The Senate voted 37-12 for a $1-per-hour increase in the minimum wage to $6.15, a year after the idea appeared dead thanks to support from pro-business legislators and high poll numbers. The House approved one several weeks ago.

An increase in the minimum wage, which has been at $5.15 SINCE 1997, should put more in the wallets of nearly 140,000 workers who currently receive less than $6.15 per hour starting in January 2007.

The current minimum wage earns a worker $10,712 annually, or about $2,500 below the federal poverty level for a family of two. Increasing the minimum wage would give the worker another $173 per month, but still wouldn’t exceed that poverty threshhold.

“It’s just a small increase that we’re asking for,” said MaryBe McMillan, secretary-treasurer of the North Carolina State AFL-CIO, which was part of a COALITION this year pushing for the wage. “You shouldn’t be in poverty while you work.”

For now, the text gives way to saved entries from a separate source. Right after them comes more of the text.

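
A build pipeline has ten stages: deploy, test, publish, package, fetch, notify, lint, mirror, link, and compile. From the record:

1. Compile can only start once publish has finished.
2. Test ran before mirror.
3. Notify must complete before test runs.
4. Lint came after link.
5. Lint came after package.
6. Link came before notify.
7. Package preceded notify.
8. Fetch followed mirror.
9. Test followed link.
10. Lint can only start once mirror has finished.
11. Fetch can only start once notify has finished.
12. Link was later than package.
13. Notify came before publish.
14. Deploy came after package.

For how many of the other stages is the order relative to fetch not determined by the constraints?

4

Forced before fetch: link, mirror, notify, package, and test.
That leaves compile, deploy, lint, and publish with no forced order relative to fetch — 4.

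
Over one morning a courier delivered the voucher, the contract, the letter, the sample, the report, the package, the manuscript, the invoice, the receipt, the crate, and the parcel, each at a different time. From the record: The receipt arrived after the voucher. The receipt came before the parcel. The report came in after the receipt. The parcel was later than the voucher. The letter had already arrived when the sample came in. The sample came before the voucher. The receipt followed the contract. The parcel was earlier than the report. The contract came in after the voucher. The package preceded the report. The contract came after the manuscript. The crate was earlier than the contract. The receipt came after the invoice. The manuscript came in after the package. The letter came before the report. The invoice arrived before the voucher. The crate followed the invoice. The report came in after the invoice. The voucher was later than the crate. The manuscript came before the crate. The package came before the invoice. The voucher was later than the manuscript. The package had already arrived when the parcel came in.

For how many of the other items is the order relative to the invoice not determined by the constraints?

3

Forced before the invoice: the package; forced after the invoice: the contract, the crate, the parcel, the receipt, the report, and the voucher.
That leaves the letter, the manuscript, and the sample with no forced order relative to the invoice — 3.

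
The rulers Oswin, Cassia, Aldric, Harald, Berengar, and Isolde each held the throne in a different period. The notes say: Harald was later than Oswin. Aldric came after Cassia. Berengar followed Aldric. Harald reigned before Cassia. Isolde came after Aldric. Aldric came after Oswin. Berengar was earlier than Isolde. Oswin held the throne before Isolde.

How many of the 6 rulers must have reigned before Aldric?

3

Directly stated before Aldric: Cassia and Oswin.
Harald reaches Aldric via Harald → Cassia → Aldric.
That's Cassia, Harald, and Oswin — 3 in all.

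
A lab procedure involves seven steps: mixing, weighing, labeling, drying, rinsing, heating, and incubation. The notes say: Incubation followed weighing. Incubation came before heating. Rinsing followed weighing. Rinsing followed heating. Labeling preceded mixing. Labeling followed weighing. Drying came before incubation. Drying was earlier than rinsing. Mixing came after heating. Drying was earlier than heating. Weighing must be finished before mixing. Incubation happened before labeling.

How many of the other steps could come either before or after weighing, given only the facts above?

1

Forced after weighing: heating, incubation, labeling, mixing, and rinsing.
That leaves drying with no forced order relative to weighing — 1.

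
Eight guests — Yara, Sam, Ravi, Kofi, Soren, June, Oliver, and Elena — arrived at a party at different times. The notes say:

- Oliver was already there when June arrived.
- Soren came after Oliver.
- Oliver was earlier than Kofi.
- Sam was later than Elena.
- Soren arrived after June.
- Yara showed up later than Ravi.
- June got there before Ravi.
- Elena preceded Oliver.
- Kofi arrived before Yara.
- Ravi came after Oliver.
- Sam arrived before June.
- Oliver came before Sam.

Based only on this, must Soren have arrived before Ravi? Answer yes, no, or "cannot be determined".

cannot be determined

No chain of stated constraints runs from Soren to Ravi, and none runs from Ravi to Soren either.
So the relative order of Soren and Ravi is not fixed by the given facts.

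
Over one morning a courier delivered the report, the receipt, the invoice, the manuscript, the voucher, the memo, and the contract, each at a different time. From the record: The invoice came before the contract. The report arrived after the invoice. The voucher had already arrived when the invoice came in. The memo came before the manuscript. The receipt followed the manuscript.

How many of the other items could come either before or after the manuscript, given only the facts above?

Forced before the manuscript: the memo; forced after the manuscript: the receipt.
That leaves the contract, the invoice, the report, and the voucher with no forced order relative to the manuscript — 4.

4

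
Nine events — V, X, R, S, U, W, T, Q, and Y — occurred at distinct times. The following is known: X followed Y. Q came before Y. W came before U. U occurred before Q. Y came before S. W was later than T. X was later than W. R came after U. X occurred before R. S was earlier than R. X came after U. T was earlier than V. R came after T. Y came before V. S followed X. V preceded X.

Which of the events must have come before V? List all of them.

Directly stated before V: T and Y.
Q reaches V via Q → Y → V.
U reaches V via U → Q → Y → V.
W reaches V via W → U → Q → Y → V.
No chain forces R (or any of the others) ahead of V.

Q, T, U, W, Y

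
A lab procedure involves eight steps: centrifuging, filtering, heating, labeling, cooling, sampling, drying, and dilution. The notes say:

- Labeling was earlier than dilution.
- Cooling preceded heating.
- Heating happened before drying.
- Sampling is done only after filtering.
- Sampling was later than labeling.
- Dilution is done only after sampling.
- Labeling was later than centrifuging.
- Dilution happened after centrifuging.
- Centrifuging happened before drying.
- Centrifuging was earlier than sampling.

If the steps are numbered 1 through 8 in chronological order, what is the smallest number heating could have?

2

Cooling must come before heating — 1 forced predecessor.
Nothing else is forced ahead of heating, so its earliest slot is position 1 + 1 = 2.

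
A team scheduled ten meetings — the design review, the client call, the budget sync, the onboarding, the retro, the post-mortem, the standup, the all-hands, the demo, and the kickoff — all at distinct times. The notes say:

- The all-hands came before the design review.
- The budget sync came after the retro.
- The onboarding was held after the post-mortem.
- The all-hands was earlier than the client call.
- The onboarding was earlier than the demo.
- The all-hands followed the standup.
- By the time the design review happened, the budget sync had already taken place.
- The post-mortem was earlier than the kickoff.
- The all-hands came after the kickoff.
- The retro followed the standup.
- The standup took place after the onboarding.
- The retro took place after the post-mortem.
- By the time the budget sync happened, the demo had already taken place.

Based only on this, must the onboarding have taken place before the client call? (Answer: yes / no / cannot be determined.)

Chain the constraints: the onboarding → the standup → the all-hands → the client call. Each link is directly stated, so the onboarding comes before the client call.

yes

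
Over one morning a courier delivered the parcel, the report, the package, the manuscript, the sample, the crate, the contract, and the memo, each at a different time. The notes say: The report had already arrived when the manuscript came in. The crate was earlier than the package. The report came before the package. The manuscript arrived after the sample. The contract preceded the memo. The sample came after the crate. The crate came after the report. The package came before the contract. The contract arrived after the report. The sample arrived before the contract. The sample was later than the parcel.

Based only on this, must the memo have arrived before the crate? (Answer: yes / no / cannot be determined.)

no

Tracing the constraints gives the crate → the package → the contract → the memo, so the crate must come before the memo.
That means the memo cannot be before the crate.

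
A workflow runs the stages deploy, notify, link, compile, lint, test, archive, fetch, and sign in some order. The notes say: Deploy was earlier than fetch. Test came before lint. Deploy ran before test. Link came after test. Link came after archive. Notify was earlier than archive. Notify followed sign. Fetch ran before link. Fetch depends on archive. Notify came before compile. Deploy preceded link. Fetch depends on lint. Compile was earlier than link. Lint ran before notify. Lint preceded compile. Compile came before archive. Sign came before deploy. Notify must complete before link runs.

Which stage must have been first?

sign

Sign has a chain of constraints placing it before every other stage, so sign must be first.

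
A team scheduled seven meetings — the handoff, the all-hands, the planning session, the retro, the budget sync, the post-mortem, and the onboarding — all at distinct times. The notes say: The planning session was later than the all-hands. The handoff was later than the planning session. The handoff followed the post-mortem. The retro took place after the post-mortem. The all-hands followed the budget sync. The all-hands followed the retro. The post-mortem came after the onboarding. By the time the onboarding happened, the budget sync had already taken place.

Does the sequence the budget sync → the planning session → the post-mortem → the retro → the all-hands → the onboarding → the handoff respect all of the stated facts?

no

The constraints require the onboarding before the post-mortem, but in the proposed sequence the post-mortem appears ahead of the onboarding. That one violation is enough.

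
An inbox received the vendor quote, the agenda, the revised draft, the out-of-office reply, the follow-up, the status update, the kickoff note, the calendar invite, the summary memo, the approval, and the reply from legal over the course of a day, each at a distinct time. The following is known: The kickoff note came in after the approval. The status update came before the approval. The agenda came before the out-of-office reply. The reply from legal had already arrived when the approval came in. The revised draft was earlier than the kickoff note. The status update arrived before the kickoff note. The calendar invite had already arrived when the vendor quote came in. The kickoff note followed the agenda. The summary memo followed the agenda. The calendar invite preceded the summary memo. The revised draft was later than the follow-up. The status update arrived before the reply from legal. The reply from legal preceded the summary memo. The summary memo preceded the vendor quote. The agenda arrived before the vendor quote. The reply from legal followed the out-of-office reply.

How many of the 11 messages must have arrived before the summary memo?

Directly stated before the summary memo: the agenda, the calendar invite, and the reply from legal.
The out-of-office reply reaches the summary memo via the out-of-office reply → the reply from legal → the summary memo.
The status update reaches the summary memo via the status update → the reply from legal → the summary memo.
No chain forces the revised draft (or any of the others) ahead of the summary memo.
That's the agenda, the calendar invite, the out-of-office reply, the reply from legal, and the status update — 5 in all.

5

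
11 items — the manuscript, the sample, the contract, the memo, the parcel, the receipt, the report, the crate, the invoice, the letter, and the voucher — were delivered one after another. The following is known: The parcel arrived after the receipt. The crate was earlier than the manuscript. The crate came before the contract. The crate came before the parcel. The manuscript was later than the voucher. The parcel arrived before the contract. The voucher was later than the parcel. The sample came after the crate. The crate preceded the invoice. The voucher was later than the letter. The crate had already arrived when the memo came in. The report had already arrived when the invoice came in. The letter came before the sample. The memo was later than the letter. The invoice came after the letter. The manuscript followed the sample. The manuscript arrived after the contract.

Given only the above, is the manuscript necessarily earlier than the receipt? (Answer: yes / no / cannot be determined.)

Tracing the constraints gives the receipt → the parcel → the voucher → the manuscript, so the receipt must come before the manuscript.
That means the manuscript cannot be before the receipt.

no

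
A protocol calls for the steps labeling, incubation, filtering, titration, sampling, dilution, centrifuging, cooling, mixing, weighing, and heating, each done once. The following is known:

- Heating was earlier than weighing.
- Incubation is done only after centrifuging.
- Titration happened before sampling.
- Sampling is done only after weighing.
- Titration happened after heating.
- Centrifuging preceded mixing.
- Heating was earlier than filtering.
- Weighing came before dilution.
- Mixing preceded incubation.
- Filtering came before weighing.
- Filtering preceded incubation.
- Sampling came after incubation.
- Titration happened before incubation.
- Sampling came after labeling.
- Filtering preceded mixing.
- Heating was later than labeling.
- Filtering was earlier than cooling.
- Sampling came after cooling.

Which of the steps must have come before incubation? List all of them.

centrifuging, filtering, heating, labeling, mixing, titration

Directly stated before incubation: centrifuging, filtering, mixing, and titration.
Heating reaches incubation via heating → filtering → incubation.
Labeling reaches incubation via labeling → heating → filtering → incubation.
No chain forces sampling (or any of the others) ahead of incubation.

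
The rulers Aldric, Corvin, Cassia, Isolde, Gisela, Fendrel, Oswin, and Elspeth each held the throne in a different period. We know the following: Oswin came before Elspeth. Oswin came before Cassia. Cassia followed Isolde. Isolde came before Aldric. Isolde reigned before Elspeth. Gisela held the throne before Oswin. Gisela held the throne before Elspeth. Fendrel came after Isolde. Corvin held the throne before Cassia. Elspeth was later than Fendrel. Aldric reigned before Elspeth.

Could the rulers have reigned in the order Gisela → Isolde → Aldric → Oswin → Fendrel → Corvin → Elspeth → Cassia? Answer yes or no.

Check each stated constraint against the proposed order — e.g. Gisela is ahead of Elspeth; Isolde is ahead of Cassia. Every pair is in the required order; nothing is violated.

yes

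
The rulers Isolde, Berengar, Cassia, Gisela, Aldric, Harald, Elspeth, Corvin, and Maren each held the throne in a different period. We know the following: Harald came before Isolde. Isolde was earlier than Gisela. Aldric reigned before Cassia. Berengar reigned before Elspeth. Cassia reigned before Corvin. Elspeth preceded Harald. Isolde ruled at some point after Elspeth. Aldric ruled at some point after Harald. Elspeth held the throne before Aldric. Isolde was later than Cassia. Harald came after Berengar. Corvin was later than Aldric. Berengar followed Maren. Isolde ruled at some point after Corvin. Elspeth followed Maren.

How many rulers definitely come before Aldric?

Directly stated before Aldric: Elspeth and Harald.
Berengar reaches Aldric via Berengar → Elspeth → Aldric.
Maren reaches Aldric via Maren → Elspeth → Aldric.
No chain forces Isolde (or any of the others) ahead of Aldric.
That's Berengar, Elspeth, Harald, and Maren — 4 in all.

4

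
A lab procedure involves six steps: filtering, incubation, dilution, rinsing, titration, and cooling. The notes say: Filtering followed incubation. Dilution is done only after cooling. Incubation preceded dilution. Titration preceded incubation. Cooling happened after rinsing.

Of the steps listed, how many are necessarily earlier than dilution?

4

Directly stated before dilution: cooling and incubation.
Rinsing reaches dilution via rinsing → cooling → dilution.
Titration reaches dilution via titration → incubation → dilution.
No chain forces filtering ahead of dilution.
That's cooling, incubation, rinsing, and titration — 4 in all.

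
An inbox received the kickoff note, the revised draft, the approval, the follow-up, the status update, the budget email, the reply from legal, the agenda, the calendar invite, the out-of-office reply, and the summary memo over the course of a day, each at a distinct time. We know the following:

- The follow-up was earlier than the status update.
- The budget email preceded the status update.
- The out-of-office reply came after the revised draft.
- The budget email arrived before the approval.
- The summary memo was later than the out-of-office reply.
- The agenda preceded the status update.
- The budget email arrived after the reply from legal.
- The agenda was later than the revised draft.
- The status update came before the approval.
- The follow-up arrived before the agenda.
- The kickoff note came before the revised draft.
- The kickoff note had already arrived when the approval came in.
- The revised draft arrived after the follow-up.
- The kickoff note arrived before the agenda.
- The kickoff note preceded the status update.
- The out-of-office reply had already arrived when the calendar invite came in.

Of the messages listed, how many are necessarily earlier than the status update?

6

Directly stated before the status update: the agenda, the budget email, the follow-up, and the kickoff note.
The reply from legal reaches the status update via the reply from legal → the budget email → the status update.
The revised draft reaches the status update via the revised draft → the agenda → the status update.
No chain forces the approval (or any of the others) ahead of the status update.
That's the agenda, the budget email, the follow-up, the kickoff note, the reply from legal, and the revised draft — 6 in all.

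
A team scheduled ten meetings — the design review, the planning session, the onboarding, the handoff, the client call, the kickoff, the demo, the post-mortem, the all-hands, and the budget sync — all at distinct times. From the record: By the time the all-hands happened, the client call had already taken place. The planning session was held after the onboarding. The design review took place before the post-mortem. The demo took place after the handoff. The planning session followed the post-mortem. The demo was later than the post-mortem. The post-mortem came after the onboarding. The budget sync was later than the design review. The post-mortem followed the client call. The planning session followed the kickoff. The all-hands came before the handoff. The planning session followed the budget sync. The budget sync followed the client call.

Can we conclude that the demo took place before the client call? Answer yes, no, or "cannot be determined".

Tracing the constraints gives the client call → the post-mortem → the demo, so the client call must come before the demo.
That means the demo cannot be before the client call.

no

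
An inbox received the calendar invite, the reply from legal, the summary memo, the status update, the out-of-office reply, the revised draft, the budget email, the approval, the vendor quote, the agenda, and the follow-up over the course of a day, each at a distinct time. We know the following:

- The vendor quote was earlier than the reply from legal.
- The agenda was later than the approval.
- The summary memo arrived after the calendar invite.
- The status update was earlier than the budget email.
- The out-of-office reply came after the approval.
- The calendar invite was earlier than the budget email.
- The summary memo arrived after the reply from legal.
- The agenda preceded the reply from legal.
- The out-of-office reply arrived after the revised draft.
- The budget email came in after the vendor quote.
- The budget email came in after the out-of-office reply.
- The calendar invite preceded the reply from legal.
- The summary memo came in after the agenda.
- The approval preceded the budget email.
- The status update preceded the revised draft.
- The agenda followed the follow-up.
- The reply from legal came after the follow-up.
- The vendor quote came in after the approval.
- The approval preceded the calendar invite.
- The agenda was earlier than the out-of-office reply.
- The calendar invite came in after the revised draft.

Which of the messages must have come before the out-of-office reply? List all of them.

Directly stated before the out-of-office reply: the agenda, the approval, and the revised draft.
The follow-up reaches the out-of-office reply via the follow-up → the agenda → the out-of-office reply.
The status update reaches the out-of-office reply via the status update → the revised draft → the out-of-office reply.

the agenda, the approval, the follow-up, the revised draft, the status update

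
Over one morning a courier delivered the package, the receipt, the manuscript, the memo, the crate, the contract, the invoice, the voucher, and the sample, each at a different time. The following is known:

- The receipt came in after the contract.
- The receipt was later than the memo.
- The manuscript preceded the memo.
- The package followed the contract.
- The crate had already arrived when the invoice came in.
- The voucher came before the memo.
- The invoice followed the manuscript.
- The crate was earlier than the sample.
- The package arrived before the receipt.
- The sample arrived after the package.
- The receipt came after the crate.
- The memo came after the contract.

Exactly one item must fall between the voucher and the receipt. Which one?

the memo

Tracing the constraints gives the voucher → the memo → the receipt, so the memo sits after the voucher and before the receipt.
No other item is forced both after the voucher and before the receipt.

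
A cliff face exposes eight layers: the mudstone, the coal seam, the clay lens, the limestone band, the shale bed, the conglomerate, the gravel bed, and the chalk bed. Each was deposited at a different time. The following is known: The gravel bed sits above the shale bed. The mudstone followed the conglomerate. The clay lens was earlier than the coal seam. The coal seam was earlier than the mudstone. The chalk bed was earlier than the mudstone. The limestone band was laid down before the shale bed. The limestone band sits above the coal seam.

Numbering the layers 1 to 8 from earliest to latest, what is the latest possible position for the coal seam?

The coal seam must come before the gravel bed, the limestone band, the mudstone, and the shale bed — 4 layers forced after it.
Everything else can be placed before the coal seam in some valid order, so the coal seam can sit as late as position 8 − 4 = 4.

4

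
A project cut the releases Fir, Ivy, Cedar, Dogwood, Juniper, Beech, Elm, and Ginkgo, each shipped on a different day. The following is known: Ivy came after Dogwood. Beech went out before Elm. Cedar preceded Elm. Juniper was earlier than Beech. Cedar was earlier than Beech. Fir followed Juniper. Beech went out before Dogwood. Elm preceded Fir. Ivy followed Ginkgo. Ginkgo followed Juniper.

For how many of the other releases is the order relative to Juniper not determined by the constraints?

1

Forced after Juniper: Beech, Dogwood, Elm, Fir, Ginkgo, and Ivy.
That leaves Cedar with no forced order relative to Juniper — 1.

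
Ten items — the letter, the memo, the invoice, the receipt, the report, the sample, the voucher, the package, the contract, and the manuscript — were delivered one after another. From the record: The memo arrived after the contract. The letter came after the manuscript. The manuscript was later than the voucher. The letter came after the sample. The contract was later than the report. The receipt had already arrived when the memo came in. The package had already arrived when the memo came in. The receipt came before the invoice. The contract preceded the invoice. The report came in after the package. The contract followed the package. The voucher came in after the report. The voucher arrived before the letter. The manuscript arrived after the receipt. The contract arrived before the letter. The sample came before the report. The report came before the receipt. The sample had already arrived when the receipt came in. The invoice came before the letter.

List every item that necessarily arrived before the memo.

Directly stated before the memo: the contract, the package, and the receipt.
The report reaches the memo via the report → the receipt → the memo.
The sample reaches the memo via the sample → the receipt → the memo.
No chain forces the letter (or any of the others) ahead of the memo.

the contract, the package, the receipt, the report, the sample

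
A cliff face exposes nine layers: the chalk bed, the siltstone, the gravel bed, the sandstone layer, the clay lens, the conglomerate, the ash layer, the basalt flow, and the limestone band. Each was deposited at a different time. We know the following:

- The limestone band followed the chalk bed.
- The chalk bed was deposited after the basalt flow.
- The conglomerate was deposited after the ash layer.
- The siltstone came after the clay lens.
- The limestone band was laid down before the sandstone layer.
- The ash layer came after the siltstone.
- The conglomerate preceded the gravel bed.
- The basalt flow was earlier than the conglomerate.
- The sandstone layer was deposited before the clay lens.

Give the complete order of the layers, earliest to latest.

the basalt flow, the chalk bed, the limestone band, the sandstone layer, the clay lens, the siltstone, the ash layer, the conglomerate, the gravel bed

The constraints fix every adjacent pair, so only one ordering works:
the basalt flow → the chalk bed → the limestone band → the sandstone layer → the clay lens → the siltstone → the ash layer → the conglomerate → the gravel bed.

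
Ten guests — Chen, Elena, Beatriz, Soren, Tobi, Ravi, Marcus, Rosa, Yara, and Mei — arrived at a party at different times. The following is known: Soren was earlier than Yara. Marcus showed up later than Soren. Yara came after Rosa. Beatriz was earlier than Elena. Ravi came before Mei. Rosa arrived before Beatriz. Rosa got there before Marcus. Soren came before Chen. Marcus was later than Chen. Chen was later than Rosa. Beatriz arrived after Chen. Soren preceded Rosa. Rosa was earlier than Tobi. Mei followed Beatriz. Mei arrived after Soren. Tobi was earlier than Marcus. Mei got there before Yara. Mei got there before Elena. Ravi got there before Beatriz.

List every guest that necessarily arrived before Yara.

Beatriz, Chen, Mei, Ravi, Rosa, Soren

Directly stated before Yara: Mei, Rosa, and Soren.
Beatriz reaches Yara via Beatriz → Mei → Yara.
Chen reaches Yara via Chen → Beatriz → Mei → Yara.
Ravi reaches Yara via Ravi → Mei → Yara.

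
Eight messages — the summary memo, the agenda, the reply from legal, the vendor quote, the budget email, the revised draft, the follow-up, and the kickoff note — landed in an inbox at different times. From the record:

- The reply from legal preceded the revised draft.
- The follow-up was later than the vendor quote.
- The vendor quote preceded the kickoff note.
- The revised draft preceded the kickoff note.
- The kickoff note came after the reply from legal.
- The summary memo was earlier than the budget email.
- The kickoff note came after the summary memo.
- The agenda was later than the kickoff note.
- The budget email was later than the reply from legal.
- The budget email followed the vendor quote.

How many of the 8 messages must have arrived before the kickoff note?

4

Directly stated before the kickoff note: the reply from legal, the revised draft, the summary memo, and the vendor quote.
That's the reply from legal, the revised draft, the summary memo, and the vendor quote — 4 in all.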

Sen. Janet Cowell, D-Wake, called the increase “a step in the right direction” for the poorest North Carolinians.

“There’s a lot of folks out there working hard who still aren’t making a living and can’t even afford basic things like health care and housing,” Cowell said.

But small business advocates, who largely have been the sole voices in opposition to raising the minimum wage in recent months, said the increase will lead to shorter hours or layoffs, particularly in rural areas.

“The minimum wage throws a curve ball at the small businesses of our state,” Sen. Fred Smith, R-Johnston, who owns a development company with nearly 700 workers. He said he doesn’t pay anyone below $6.15 per hour but doesn’t support a mandated minimum wage: “I don’t believe that’s the role of the government, to interfere in the private economy and the free market.”

Sen. Phil Berger, R-Rockingham, said the increase would hurt the state economy.

“I think we could lose jobs as a result of it,” Berger said. “Jobs that would have been created or currently exist at entry-level positions will probably be non-existent.”

Still, Ramon Hernandez, who owns a sub shop in Raleigh, said he already pays a starting wage of more than $6.15 an hour to attract enough workers.

“You’re not going to find anybody who can speak the language ... and work for $5.15,” Hernandez said.

The House defeated a $1-per-hour increase in June 2005, but House leaders revived it when they combined an 85-cent increase with a small business health insurance tax credit. The current bill doesn’t contain the credit, which was approved in this year’s budget.

Polls also showed that up to 80 percent of North Carolina voters wanted an increase helped raise support among legislative leaders and pro-business Democrats during an election year. State Treasurer Richard Moore also lined up in support.

More than 20 states currently have minimum wages that are higher than the federal rate of $5.15 per hour, according to the Let Justice Roll Living Wage Campaign. Florida is the only other state in the Southeast with a minimum wage higher than $5.15 an hour.

The Rev. William Barber with the state chapter of the National Association for the Advancement of Colored People called the $1-per-hour increase a first step toward a living wage for North Carolina’s low-income workers or indexing the wage. At least four states already adjust their rates annually based on inflation.

“Any great state or great nation must care about the least of the people among them,” Barber said. “This is the right thing to do.”